Service Oriented Architecture (SOA). "Do you want to be able to run your application where changes in the location of various subsystems won't affect its ability to execute? Then SOA is for you!" Of course, this wasn't the primary advantage of SOA but it was certainly mentioned as one of the primary advantages. This is similar in concept to a private cloud, in my opinion.

"But The Cloud is 'on demand computing'!" you exclaim. Do you really think that an application's architecture is going to change just because you run it internally, at an ASP, or on Amazon's EC2? Of course not. This is strictly a question of where the infrastructure resides and who is responsible for maintaining it.
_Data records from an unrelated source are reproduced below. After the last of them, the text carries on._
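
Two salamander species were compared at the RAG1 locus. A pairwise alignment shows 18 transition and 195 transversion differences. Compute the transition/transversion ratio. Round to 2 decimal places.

R = 18/195 = 0.092307… ≈ 0.09 (to 2 d.p.).

0.09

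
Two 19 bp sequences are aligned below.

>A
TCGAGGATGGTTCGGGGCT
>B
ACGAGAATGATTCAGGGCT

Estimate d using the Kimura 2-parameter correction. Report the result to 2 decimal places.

Of 19 sites, 3 differences are transitions and 1 are transversions, so P = 3/19 ≈ 0.157895 and Q = 1/19 ≈ 0.052632.
Under the Kimura two-parameter model, d = −½ ln(1 − 2P − Q) − ¼ ln(1 − 2Q).
1 − 2P − Q = 0.631578, giving −½ ln(0.631578) = 0.229767.
1 − 2Q = 0.894736, giving −¼ ln(0.894736) = 0.027807.
d = 0.229767 + 0.027807 = 0.257574.

0.26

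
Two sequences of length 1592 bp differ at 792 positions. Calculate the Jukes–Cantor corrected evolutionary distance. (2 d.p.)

p = 792/1592 ≈ 0.497487.
d = −(3/4) ln(1 − 4p/3) = −0.75 ln(1 − 0.663316) = −0.75 ln(0.336684)
  = −0.75 × (-1.088610) = 0.816458 substitutions/site.

0.82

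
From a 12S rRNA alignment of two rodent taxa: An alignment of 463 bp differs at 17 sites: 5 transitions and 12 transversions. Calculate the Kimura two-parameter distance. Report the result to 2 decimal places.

0.04

P = 5/463 ≈ 0.010799 and Q = 12/463 ≈ 0.025918.
Under the Kimura two-parameter model, d = −½ ln(1 − 2P − Q) − ¼ ln(1 − 2Q).
1 − 2P − Q = 0.952484, giving −½ ln(0.952484) = 0.024341.
1 − 2Q = 0.948164, giving −¼ ln(0.948164) = 0.013307.
d = 0.024341 + 0.013307 = 0.037648.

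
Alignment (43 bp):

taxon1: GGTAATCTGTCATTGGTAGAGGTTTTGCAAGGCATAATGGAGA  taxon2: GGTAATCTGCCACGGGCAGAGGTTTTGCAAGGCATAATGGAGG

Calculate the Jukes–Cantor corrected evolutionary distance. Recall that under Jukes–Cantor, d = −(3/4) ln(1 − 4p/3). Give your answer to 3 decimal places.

0.126

The sequences differ at 5 of 43 sites (10, 13, 14, 17, 43), so p = 5/43 ≈ 0.116279.
d = −(3/4) ln(1 − 4p/3) = −0.75 ln(1 − 0.155039) = −0.75 ln(0.844961)
  = −0.75 × (-0.168465) = 0.126349 substitutions/site.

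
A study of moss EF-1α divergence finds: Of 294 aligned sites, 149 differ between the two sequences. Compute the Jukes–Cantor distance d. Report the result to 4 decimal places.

p = 149/294 ≈ 0.506803.
d = −(3/4) ln(1 − 4p/3) = −0.75 ln(1 − 0.675737) = −0.75 ln(0.324263)
  = −0.75 × (-1.126200) = 0.844650 substitutions/site.

0.8447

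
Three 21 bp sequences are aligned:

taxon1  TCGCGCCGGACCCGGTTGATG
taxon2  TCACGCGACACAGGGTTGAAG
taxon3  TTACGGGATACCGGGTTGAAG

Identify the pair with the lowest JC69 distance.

taxon1–taxon2: 7/21 differ, p = 0.333, d = 0.441.
taxon1–taxon3: 8/21 differ, p = 0.381, d = 0.532.
taxon2–taxon3: 4/21 differ, p = 0.190, d = 0.220.
The smallest distance is between taxon2 and taxon3.

taxon2 and taxon3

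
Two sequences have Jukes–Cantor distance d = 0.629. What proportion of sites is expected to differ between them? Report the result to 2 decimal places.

0.43

p = (3/4)(1 − e^(−4d/3)) = 0.75 × (1 − e^(-0.838667)) = 0.75 × (1 − 0.432286) = 0.425786.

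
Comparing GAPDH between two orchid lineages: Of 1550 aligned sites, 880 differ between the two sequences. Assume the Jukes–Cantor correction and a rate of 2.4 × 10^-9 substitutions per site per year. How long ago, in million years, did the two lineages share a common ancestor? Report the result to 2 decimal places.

p = 880/1550 ≈ 0.567742.
d = −(3/4) ln(1 − 4p/3) = −0.75 ln(1 − 0.756989) = −0.75 ln(0.243011)
  = −0.75 × (-1.414649) = 1.060987 substitutions/site.
Under a molecular clock d = 2μt, so t = d/(2μ) = 1.060987 / (2 × 2.4 × 10^-9) = 221.04 million years.

221.04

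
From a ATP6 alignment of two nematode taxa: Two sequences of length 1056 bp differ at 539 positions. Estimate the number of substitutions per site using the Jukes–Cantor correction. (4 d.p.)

0.8559

p = 539/1056 ≈ 0.510417.
d = −(3/4) ln(1 − 4p/3) = −0.75 ln(1 − 0.680556) = −0.75 ln(0.319444)
  = −0.75 × (-1.141173) = 0.855880 substitutions/site.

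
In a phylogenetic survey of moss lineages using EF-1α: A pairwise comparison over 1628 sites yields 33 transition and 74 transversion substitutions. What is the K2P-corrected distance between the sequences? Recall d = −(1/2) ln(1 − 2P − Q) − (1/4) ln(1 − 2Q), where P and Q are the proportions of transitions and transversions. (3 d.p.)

0.069

P = 33/1628 ≈ 0.02027 and Q = 74/1628 ≈ 0.045455.
Under the Kimura two-parameter model, d = −½ ln(1 − 2P − Q) − ¼ ln(1 − 2Q).
1 − 2P − Q = 0.914005, giving −½ ln(0.914005) = 0.044960.
1 − 2Q = 0.90909, giving −¼ ln(0.90909) = 0.023828.
d = 0.044960 + 0.023828 = 0.068788.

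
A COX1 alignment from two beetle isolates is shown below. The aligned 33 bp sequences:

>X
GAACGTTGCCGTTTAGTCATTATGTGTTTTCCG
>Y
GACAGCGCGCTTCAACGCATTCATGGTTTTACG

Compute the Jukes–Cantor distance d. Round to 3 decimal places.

The sequences differ at 16 of 33 sites, so p = 16/33 ≈ 0.484848.
d = −(3/4) ln(1 − 4p/3) = −0.75 ln(1 − 0.646464) = −0.75 ln(0.353536)
  = −0.75 × (-1.039770) = 0.779828 substitutions/site.

0.780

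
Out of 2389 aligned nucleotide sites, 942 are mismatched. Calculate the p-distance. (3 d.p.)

0.394

p = 942/2389 = 0.394307… ≈ 0.394 (to 3 d.p.).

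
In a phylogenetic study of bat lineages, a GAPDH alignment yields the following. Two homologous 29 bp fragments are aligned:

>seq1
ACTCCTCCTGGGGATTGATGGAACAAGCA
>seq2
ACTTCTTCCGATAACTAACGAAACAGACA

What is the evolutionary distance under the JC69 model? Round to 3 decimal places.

The sequences differ at 12 of 29 sites, so p = 12/29 ≈ 0.413793.
d = −(3/4) ln(1 − 4p/3) = −0.75 ln(1 − 0.551724) = −0.75 ln(0.448276)
  = −0.75 × (-0.802346) = 0.601760 substitutions/site.

0.602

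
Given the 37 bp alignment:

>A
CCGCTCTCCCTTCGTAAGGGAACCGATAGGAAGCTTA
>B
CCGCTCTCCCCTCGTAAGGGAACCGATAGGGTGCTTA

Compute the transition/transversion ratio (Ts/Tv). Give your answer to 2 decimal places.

2.00

Transitions are A↔G and C↔T; transversions are all other mismatches.
Transitions: 2. Transversions: 1.
R = 2/1 = 2.00.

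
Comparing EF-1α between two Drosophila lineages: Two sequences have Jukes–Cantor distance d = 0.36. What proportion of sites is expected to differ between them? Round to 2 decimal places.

0.29

p = (3/4)(1 − e^(−4d/3)) = 0.75 × (1 − e^(-0.48)) = 0.75 × (1 − 0.618783) = 0.285913.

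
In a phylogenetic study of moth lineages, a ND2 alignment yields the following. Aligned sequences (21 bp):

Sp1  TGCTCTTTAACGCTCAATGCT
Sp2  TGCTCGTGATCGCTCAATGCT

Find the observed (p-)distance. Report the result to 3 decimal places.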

Yet it's funny that, in spite of the fact that these architectural designs have been in play for a few decades now, the press would have you believe that "the cloud" is worthy of a Nobel Prize or something equivalent. When you read articles like this recent one on where people like RedMonk's analyst Stephen O'Grady makes a statement like, "We are founded upon the idea that developers are the single most important constituency in technology," it sounds an awful lot like someone is trying to coerce the rest of the world into giving developers the respect that is probably due them (but never happens). Do I smell an attempt at World Domination by the geeks in the world?

Regardless of what the cloud really means, it is imperative that this one fact is never overlooked: the business has needs that need to be met. And while I love the concept ("something borrowed, something blue") and think that there are some very exciting cloud management solutions out there (AppLogic's 3Tera, for example) that probably wouldn't exist without first having the excitement around the concept of "the cloud," if I ever forget that "it's all about the business (duh!)" then I've lost all relevancy in the world of IT.

After all, it's the business that pays my paycheck and not the developers no matter how RedMonk or any analyst firm would want you to believe.